The United States on Thursday extended its ban on issuing new green cards and work visas to large groups of applicants to March 31, due to the coronavirus pandemic which has led to continued weakness in the US labour market.
According to a report from Bloomberg, the US President, Donald Trump, signed a proclamation that extends the immigration restrictions that took effect in April 2020 and subsequently renewed in the month of June 2020.
What the United States President is saying
Donald Trump said,
- “The effects of COVID-19 on the United States labour market and on the health of American communities is a matter of ongoing national concern, and the considerations present in the previous proclamations have not been eliminated.’’
What this means
This extension is consistent with Trump’s hard-line stance on immigration and passes on the decision over when and whether to lift bans to the President-elect, Joe Biden, who takes over office on January 20. The restrictions include a freeze on new H-1B and H-4 visas used by technology workers.
The extension to the month of March means the restrictions or ban, will be in place when President-elect Joe Biden takes office on January 20, 2021.
Technology companies and the US Chamber of Commerce, the country’s biggest business lobbying organization, have been very critical of the bans, pointing out that it is damaging to the nation’s economy.

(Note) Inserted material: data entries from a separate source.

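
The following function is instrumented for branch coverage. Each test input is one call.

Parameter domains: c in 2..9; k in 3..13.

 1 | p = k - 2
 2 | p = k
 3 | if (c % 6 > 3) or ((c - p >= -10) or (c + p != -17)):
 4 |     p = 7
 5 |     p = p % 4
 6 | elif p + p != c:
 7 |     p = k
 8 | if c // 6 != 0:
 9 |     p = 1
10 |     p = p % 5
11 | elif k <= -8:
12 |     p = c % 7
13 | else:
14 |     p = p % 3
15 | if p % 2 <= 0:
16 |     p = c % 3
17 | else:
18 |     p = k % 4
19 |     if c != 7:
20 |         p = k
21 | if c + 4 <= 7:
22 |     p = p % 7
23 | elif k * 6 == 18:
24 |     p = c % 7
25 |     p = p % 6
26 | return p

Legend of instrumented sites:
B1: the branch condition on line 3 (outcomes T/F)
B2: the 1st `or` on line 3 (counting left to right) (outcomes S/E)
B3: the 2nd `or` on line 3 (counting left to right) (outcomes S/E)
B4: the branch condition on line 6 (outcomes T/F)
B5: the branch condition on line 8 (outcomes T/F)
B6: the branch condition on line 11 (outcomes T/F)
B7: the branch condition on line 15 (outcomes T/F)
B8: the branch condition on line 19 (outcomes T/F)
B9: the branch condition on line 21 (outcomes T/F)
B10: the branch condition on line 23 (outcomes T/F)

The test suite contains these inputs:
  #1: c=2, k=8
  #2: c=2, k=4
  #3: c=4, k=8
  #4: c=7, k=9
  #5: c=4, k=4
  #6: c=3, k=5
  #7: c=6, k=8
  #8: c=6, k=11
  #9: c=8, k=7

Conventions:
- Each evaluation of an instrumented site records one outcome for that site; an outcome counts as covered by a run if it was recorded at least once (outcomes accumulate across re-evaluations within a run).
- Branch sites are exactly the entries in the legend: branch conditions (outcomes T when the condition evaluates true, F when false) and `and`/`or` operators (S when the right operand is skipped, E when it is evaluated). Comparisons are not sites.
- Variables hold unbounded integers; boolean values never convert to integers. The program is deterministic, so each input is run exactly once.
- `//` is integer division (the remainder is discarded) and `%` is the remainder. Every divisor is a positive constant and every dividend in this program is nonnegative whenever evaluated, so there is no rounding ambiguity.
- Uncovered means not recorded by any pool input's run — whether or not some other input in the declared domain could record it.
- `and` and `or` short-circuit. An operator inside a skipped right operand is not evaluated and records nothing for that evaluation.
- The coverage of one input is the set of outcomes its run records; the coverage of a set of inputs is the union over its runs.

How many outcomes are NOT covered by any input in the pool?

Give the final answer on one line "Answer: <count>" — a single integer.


run #1 (c=2, k=8) records B1=T, B2=E, B3=S, B5=F, B6=F, B7=T, B9=T
run #2 (c=2, k=4) records B1=T, B2=E, B3=S, B5=F, B6=F, B7=T, B9=T
run #3 (c=4, k=8) records B1=T, B2=S, B5=F, B6=F, B7=T, B9=F, B10=F
run #4 (c=7, k=9) records B1=T, B2=E, B3=S, B5=T, B7=F, B8=F, B9=F, B10=F
run #5 (c=4, k=4) records B1=T, B2=S, B5=F, B6=F, B7=T, B9=F, B10=F
run #6 (c=3, k=5) records B1=T, B2=E, B3=S, B5=F, B6=F, B7=T, B9=T
run #7 (c=6, k=8) records B1=T, B2=E, B3=S, B5=T, B7=F, B8=T, B9=F, B10=F
run #8 (c=6, k=11) records B1=T, B2=E, B3=S, B5=T, B7=F, B8=T, B9=F, B10=F
run #9 (c=8, k=7) records B1=T, B2=E, B3=S, B5=T, B7=F, B8=T, B9=F, B10=F
union over the pool: B1=T, B2=S, B2=E, B3=S, B5=T, B5=F, B6=F, B7=T, B7=F, B8=T, B8=F, B9=T, B9=F, B10=F
uncovered (6 of 20): B1=F, B3=E, B4=T, B4=F, B6=T, B10=T
Answer: 6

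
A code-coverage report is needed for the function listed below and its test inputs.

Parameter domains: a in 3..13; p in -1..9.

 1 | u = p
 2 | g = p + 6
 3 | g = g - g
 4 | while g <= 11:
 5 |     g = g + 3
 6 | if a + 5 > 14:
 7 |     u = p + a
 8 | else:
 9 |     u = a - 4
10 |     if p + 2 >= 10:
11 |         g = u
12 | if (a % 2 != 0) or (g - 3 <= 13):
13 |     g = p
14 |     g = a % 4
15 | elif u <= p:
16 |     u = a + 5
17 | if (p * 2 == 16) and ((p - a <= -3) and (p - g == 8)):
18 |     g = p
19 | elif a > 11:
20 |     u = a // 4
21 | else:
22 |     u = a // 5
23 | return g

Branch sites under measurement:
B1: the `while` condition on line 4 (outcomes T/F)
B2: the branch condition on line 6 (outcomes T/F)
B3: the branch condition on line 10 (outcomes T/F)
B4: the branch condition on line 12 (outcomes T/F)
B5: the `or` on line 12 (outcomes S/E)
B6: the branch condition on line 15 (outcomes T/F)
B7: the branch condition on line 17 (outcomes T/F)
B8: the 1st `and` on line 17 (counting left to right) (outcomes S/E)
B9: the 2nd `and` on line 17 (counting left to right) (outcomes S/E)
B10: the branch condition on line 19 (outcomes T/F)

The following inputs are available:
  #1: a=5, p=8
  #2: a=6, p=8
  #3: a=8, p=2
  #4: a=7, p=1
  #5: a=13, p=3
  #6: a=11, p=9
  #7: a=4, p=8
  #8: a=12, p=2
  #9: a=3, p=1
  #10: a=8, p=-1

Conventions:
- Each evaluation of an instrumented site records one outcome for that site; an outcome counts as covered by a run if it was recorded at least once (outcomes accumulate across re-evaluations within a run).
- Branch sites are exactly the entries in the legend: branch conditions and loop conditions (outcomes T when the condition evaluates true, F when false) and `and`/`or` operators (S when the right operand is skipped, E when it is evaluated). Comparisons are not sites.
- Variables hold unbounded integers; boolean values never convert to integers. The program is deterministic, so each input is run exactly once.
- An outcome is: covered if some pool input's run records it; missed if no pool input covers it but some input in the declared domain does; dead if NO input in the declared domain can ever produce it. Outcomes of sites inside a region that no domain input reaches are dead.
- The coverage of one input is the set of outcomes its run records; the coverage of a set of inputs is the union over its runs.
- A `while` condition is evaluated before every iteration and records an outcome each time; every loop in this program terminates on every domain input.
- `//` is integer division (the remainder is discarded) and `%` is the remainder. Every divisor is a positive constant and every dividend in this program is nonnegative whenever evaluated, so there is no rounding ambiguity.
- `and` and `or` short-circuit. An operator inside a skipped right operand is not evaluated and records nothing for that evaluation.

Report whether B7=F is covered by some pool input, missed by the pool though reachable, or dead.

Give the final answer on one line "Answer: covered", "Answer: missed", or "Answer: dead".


B7=F is recorded by pool input(s) 1, 2, 3, 4, 5, 6, 7, 8, 9, 10 -> covered
Answer: covered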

The chamber and other trade groups have sued to block the restrictions.
The US unemployment rate in November was 6.7%, down from 14.7% in April at the peak of lockdown and shutdown of businesses due to the coronavirus pandemic, but more than double the 3.5% rate in February. The jobless rate for December is expected to be released on January 8.
What you should know
- In April 2020, President Donald Trump imposed a ban on green cards issued abroad that largely targets family members of people already in the United States. After a surprisingly chilly reception from immigration hawks, the administration went much further in June by adding H-1B visas, which are widely used by American and Indian technology company workers and their families; H-2B visas for non-agricultural seasonal workers; J-1 visas for cultural exchanges; and L-1 visas for managers and other key employees of multinational corporations.
- Trump, while announcing the ban, said the measures would protect American jobs in a pandemic-wracked economy, while business groups said they would hamper a recovery.